Nasdaq has officially expanded its benchmark Nasdaq Crypto Index (NCI) to include several prominent cryptocurrencies: XRP, Solana (SOL), Stellar Lumens (XLM), and Cardano (ADA). This move signals increasing mainstream recognition for these assets and could open new avenues for institutional exposure through potential ETFs.
Contents
This update is significant because index inclusion can pave the way for broader investment products, potentially increasing liquidity and market interest.
Inside the Expanded Nasdaq Crypto Index
The Nasdaq Crypto Index (NCI) serves as a benchmark for tracking the performance of a selection of digital assets. With the recent additions of XRP, SOL, XLM, and ADA, the index now tracks a total of nine cryptocurrencies.
These new additions join existing components such as Bitcoin (BTC) and Ethereum (ETH), offering a more diversified snapshot of the larger crypto market beyond the two dominant assets.
Implications for Crypto ETFs
One of the most direct implications of Nasdaq expanding its crypto index is the potential impact on related investment products, particularly Exchange Traded Funds (ETFs) that track the NCI.
The Hashdex Nasdaq Crypto Index ETF, which currently holds only BTC and ETH due to regulatory limitations, has reportedly sought approval from the Securities and Exchange Commission (SEC) to expand its holdings to include other assets from the benchmark index. A decision on this potential expansion is anticipated by November 2, 2025.
Another relevant development is the Bitwise 10 Crypto Index ETF application, which tracks a similar broad index. The fate of this application is expected to be decided by July 31, 2025. Approval of such ETFs would allow investors to gain exposure to a basket of these cryptocurrencies through traditional brokerage accounts, potentially lowering the barrier to entry for institutional and retail investors alike.
ETF vs. Individual Asset Performance
How have crypto index ETFs performed compared to individual assets like XRP or BTC? On a year-to-date (YTD) basis, the performance varies. While BTC has seen a notable gain of around 14%, XRP has been down approximately 3%.
Crypto index ETFs tracking broad markets have generally shown more modest returns over the same period. For example, the Coinbase 50 Index (COIN50) was down 4%, and the Bitwise 10 Crypto Index ETF saw a loss of 3.5%. In contrast, the Nasdaq Crypto Index (NCI) and the Nasdaq Hashdex Crypto Index were up 4% and 5% respectively.
Crypto index ETF performance compared to Bitcoin and XRP
While individual assets like Bitcoin have shown higher potential for significant gains, broad-market index ETFs typically offer lower-risk exposure by diversifying across multiple assets. Their returns may be lower in bullish periods but can also mitigate losses during downturns.
Market Reaction: Focus on XRP
The Nasdaq index update, coupled with other positive news like a recent Ripple partnership announcement in Japan, appears to have significantly boosted speculative interest in XRP.

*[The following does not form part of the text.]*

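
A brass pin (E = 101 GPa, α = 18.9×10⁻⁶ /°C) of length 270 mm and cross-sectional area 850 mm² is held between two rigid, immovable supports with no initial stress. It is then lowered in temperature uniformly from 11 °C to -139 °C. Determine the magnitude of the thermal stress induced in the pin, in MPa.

The supports are rigid, so the total axial strain is zero. The restrained thermal strain is ε = αΔT = 18.9×10⁻⁶ × 150 = 2835×10⁻⁶.
σ = EαΔT = 101×10³ × 18.9×10⁻⁶ × 150 = 286.3 MPa (tensile; the pin is trying to contract).

σ ≈ 286 MPa (tensile)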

According to data, XRP’s Open Interest (OI) — a measure of the total number of outstanding derivative contracts — surged to $4.1 billion for the first time in June.
Crypto index ETF performance compared to Bitcoin and XRP
This increase in Open Interest often signals a short-term surge in bullish sentiment among traders. Following these developments, XRP’s price saw a temporary bounce, rising about 4% from $2.1 to $2.3.
Currently, XRP appears to be consolidating around the $2.3 level, which acts as a key short-term supply zone and sits above significant moving averages.
Crypto index ETF performance compared to Bitcoin and XRP
If XRP can firmly establish $2.3 as support, technical analysis suggests a potential move towards the next resistance levels at $2.4 or $2.5, offering a possible 6%-10% upside in the short term. However, a failure to hold $2.3 could lead to a price rejection, potentially sending XRP back down towards the $2.0 level.
What’s Next?
The expansion of the Nasdaq Crypto Index is a significant step for the included assets, potentially enhancing their visibility and appeal to a broader investment audience. The focus now shifts to regulatory decisions regarding crypto ETFs that track this index.
Approval of these products could provide traditional investors with easier access to a diversified basket of cryptocurrencies, potentially driving further market maturation. While individual assets offer higher potential volatility and returns, ETFs present a lower-risk, diversified entry point into the crypto space. Investors should monitor SEC decisions and market reactions closely.